Scott is, in the modern political environment, a bit of a throwback. He’s staunchly conservative, but he’s also a pragmatist who seeks to cut through the partisan rhetoric that often drowns out substantive political discussions. A name was made, for example, trying to find a thoughtful and intelligent bipartisan solution to police reform in the wake of George Floyd’s death.
He’s also an optimist who’s selling a message of hope at a time when most of the country doesn’t seem interested in listening to him. He rejects the constant pessimism and catastrophism we hear almost daily from members of both parties, openly stating that “America is not a nation in decline”, and defending a positive vision of where to take the country.
He seems to want to emulate the positive and hopeful candidacies of Ronald Reagan in 1984 and Barack Obama in 2008. But therein lies Scott’s problem.
In any other year, at any other time, Scott would be a strong candidate for the White House based on his qualifications, his message, and his record. He is a sufficiently serious and accomplished person that he would normally be a major candidate. But will it be?
More specifically, do Republicans want what he’s selling? The country in general?
My gut tells me, sadly, that they don’t. Given all that has happened in the country over the past two decades, Republican voters are keen to elevate combative fighters who believe the country is fundamentally broken and in need of massive change. They see decay and social rot everywhere, and they yearn for candidates who will see it too, and pledge to fight against the powerful interests that are responsible for destroying the soul of the country.
You may wonder whether they are right to feel that way or not, I suspect my left-of-center readers would disagree, but that is beside the point. What matters is how they feel and what they want, and I see no evidence that a sunny optimist who thinks the country is doing well and just needs to change the bureaucrats running it is going to be that interesting to them.

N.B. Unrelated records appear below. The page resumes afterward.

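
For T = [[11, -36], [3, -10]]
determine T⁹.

tr T = 1 and det T = -2, so the characteristic polynomial is λ² − (1)λ + (-2) with roots 2 and -1.
Eigenvectors give P = [[4, 3], [1, 1]] with P⁻¹ = [[1, -3], [-1, 4]], and T = P·diag(2, -1)·P⁻¹.
Then T⁹ = P·diag(512, -1)·P⁻¹ = [[2048, -3], [512, -1]] · [[1, -3], [-1, 4]] = [[2051, -6156], [513, -1540]].

[[2051, -6156], [513, -1540]]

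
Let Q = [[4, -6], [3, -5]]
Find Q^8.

[[-254, 510], [-255, 511]]

tr Q = -1 and det Q = -2, so the characteristic polynomial is λ² − (-1)λ + (-2) with roots 1 and -2.
Eigenvectors give P = [[2, -1], [1, -1]] with P⁻¹ = [[1, -1], [1, -2]], and Q = P·diag(1, -2)·P⁻¹.
Then Q^8 = P·diag(1, 256)·P⁻¹ = [[2, -256], [1, -256]] · [[1, -1], [1, -2]] = [[-254, 510], [-255, 511]].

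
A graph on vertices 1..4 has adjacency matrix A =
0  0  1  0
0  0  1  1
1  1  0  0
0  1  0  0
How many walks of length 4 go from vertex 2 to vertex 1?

The number of length-4 walks from vertex 2 to vertex 1 is entry (2,1) of A^4, where A is the adjacency matrix.
A^2 = [[1, 1, 0, 0], [1, 2, 0, 0], [0, 0, 2, 1], [0, 0, 1, 1]]
A^3 = [[0, 0, 2, 1], [0, 0, 3, 2], [2, 3, 0, 0], [1, 2, 0, 0]]
A^4 = [[2, 3, 0, 0], [3, 5, 0, 0], [0, 0, 5, 3], [0, 0, 3, 2]]

3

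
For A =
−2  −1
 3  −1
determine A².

[[1, 3], [−9, −2]]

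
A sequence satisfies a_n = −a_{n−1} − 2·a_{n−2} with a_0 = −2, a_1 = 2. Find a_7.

With companion matrix Q = [[−1, −2], [1, 0]], [a_n, a_{n−1}]ᵀ = Q·[a_{n−1}, a_{n−2}]ᵀ, so [a_7, a_6]ᵀ = Q⁶·[a_1, a_0]ᵀ.
Q⁶ = [[7, 10], [−5, 2]], giving [a_7, a_6]ᵀ = [[−6], [−14]].

−6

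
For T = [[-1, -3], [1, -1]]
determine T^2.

[[-2, 6], [-2, -2]]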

And I don’t think things are that different for the broad non-Republican electorate either. For most independent voters (and even Democrats), there is a pervasive disillusionment with American institutions and a constant sense of crisis and failure that permeates everything. The mood for positivity is unfortunately quite limited.

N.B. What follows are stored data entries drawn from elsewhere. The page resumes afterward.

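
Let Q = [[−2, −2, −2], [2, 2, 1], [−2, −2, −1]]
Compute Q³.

[[−8, −8, −8], [6, 6, 5], [−6, −6, −5]]

Q² = [[4, 4, 4], [−2, −2, −3], [2, 2, 3]]
Q³ = [[−8, −8, −8], [6, 6, 5], [−6, −6, −5]]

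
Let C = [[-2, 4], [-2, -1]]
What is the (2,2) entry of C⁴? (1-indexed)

C² = [[-4, -12], [6, -7]]
C³ = [[32, -4], [2, 31]]
C⁴ = [[-56, 132], [-66, -23]]

-23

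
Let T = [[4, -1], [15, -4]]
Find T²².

[[1, 0], [0, 1]]

T² = I (check: tr T = 0 and det T = -1), so T²² = I since 22 is even.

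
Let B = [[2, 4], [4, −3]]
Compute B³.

B² = [[20, −4], [−4, 25]]
B³ = [[24, 92], [92, −91]]

[[24, 92], [92, −91]]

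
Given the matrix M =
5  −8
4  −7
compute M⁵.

tr M = −2 and det M = −3, so the characteristic polynomial is λ² − (−2)λ + (−3) with roots 1 and −3.
Eigenvectors give P = [[−2, 1], [−1, 1]] with P⁻¹ = [[−1, 1], [−1, 2]], and M = P·diag(1, −3)·P⁻¹.
Then M⁵ = P·diag(1, −243)·P⁻¹ = [[−2, −243], [−1, −243]] · [[−1, 1], [−1, 2]] = [[245, −488], [244, −487]].

[[245, −488], [244, −487]]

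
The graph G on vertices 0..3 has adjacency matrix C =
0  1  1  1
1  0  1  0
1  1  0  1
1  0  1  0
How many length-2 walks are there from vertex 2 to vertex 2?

The number of length-2 walks from vertex 2 to vertex 2 is entry (2,2) of C^2, where C is the adjacency matrix.
C^2 = [[3, 1, 2, 1], [1, 2, 1, 2], [2, 1, 3, 1], [1, 2, 1, 2]]

3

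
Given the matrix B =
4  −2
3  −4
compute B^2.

[[10, 0], [0, 10]]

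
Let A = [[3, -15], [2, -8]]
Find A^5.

[[1023, -3165], [422, -1298]]

tr A = -5 and det A = 6, so the characteristic polynomial is λ² − (-5)λ + (6) with roots -3 and -2.
Eigenvectors give P = [[-5, 3], [-2, 1]] with P⁻¹ = [[1, -3], [2, -5]], and A = P·diag(-3, -2)·P⁻¹.
Then A^5 = P·diag(-243, -32)·P⁻¹ = [[1215, -96], [486, -32]] · [[1, -3], [2, -5]] = [[1023, -3165], [422, -1298]].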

So I wouldn’t expect Scott’s candidacy to really go anywhere, which is a shame because his brand of politics is probably what the country needs most right now. America has developed a painfully divisive political culture and needs a leader who can articulate a compelling and hopeful vision for America’s future, while earnestly seeking answers to intractable problems and building bridges between radically different populations. It needs a leader with integrity and passion and a fresh, forward-thinking perspective.
Scott could be that leader, but will he be given the chance? almost certainly notbecause what the voters of this country want is not at all aligned with what they really need.